Annuity Rates Higher with Secondary Market Annuity
Thursday, January 5th, 2012
In “Pre-owned annuities deliver return with minimal risk,” Elliot Raphaelson of The Chicago Tribune says that secondary market annuities can be a good investment for some people. Although they aren’t right for everyone, they offer both a safe investment and a high rate of return. With low annuity rates based on low market interest rates right now, an annuity purchased from a previous owner can pay you up to 6.75%. Sometimes people who have won an annuity settlement or inherited an annuity want to sell the guaranteed monthly payments for a lump sum of money today. Intermediaries work with the seller and purchaser to transfer the annuity to the reputable life insurance company or other highly rated annuity carrier.
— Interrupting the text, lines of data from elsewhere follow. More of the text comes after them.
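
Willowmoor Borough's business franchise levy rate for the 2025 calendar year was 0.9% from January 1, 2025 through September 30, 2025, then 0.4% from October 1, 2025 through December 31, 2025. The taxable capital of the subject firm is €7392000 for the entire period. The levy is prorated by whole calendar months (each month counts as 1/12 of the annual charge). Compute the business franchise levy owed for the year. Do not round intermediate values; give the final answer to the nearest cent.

January 1 – September 30, 2025: 9 months at 0.9% → €7392000 × 0.9% × 9/12 = €49896.0000
October 1 – December 31, 2025: 3 months at 0.4% → €7392000 × 0.4% × 3/12 = €7392.0000
Total = €57288.0000

€57288.00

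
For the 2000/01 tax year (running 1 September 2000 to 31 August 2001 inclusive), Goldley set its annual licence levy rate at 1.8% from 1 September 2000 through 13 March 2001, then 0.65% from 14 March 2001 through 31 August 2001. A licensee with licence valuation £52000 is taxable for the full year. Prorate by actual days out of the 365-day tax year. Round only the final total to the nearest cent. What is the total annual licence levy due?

1 September 2000 – 13 March 2001: 194 days at 1.8% → £52000 × 1.8% × 194/365 = £497.4904
14 March – 31 August 2001: 171 days at 0.65% → £52000 × 0.65% × 171/365 = £158.3507
Total = £655.8411

£655.84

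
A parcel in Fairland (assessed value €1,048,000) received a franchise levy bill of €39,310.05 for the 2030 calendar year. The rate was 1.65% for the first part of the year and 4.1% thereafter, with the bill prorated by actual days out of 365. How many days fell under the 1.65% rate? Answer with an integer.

Let d = days at the first rate; then 365 − d days at the second rate.
€1,048,000 × [1.65%·d + 4.1%·(365−d)] / 365 = €39,310.05
Solving gives d = 52, so the new rate took effect on February 22, 2030.

52 days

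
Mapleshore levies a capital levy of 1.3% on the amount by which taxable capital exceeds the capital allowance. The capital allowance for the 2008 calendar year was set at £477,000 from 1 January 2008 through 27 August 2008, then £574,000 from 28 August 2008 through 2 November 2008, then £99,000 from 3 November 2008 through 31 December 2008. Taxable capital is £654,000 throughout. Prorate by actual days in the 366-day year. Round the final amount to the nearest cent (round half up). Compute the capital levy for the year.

£2,862.31

1 January – 27 August 2008: 240 days, exemption £477,000 → (£654,000 − £477,000) × 1.3% × 240/366 = £1,508.8525
28 August – 2 November 2008: 67 days, exemption £574,000 → (£654,000 − £574,000) × 1.3% × 67/366 = £190.3825
3 November – 31 December 2008: 59 days, exemption £99,000 → (£654,000 − £99,000) × 1.3% × 59/366 = £1,163.0738
Total = £2,862.3087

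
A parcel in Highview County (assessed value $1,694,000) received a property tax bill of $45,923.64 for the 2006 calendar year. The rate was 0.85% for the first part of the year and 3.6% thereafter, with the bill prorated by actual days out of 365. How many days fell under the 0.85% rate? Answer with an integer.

118 days

Let d = days at the first rate; then 365 − d days at the second rate.
$1,694,000 × [0.85%·d + 3.6%·(365−d)] / 365 = $45,923.64
Solving gives d = 118, so the new rate took effect on 29 April 2006.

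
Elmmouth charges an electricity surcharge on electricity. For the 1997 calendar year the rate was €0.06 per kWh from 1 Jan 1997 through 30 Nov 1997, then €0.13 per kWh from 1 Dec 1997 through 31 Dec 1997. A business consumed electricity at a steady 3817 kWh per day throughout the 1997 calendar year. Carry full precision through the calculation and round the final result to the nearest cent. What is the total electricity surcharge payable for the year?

1 Jan – 30 Nov 1997: 334 days × 3817 kWh/day = 1,274,878 kWh at €0.06/kWh → €76,492.68
1 Dec – 31 Dec 1997: 31 days × 3817 kWh/day = 118,327 kWh at €0.13/kWh → €15,382.51

€91,875.19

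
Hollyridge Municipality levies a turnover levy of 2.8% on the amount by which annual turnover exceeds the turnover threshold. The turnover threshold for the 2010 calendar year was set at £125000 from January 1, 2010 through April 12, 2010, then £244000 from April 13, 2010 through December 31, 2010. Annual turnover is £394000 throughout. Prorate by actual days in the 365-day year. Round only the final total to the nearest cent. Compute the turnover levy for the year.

£5131.13

January 1 – April 12, 2010: 102 days, exemption £125000 → (£394000 − £125000) × 2.8% × 102/365 = £2104.8329
April 13 – December 31, 2010: 263 days, exemption £244000 → (£394000 − £244000) × 2.8% × 263/365 = £3026.3014
Total = £5131.1342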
By taking into account the balance of the payments remaining, the interest rate of the annuity, and the number of payments that remain; a present value of the annuity is determined. The purchaser pays a lump sum to the original annuity owner and the intermediary gets a fee as well. The large discount you can get on a secondary market annuity is probably the greatest benefit to purchasing one. As of December of 2011, MetLife was offering a 6.75% interest rate for a 50 year annuity. The two disadvantages listed for purchasing this product are the loss of liquidity and the potential that you could lose out if interest rates increase while you are locked into this annuity. Those are choices made with many annuity purchases and often, investors decide that they are worth the security and advantages of an annuity.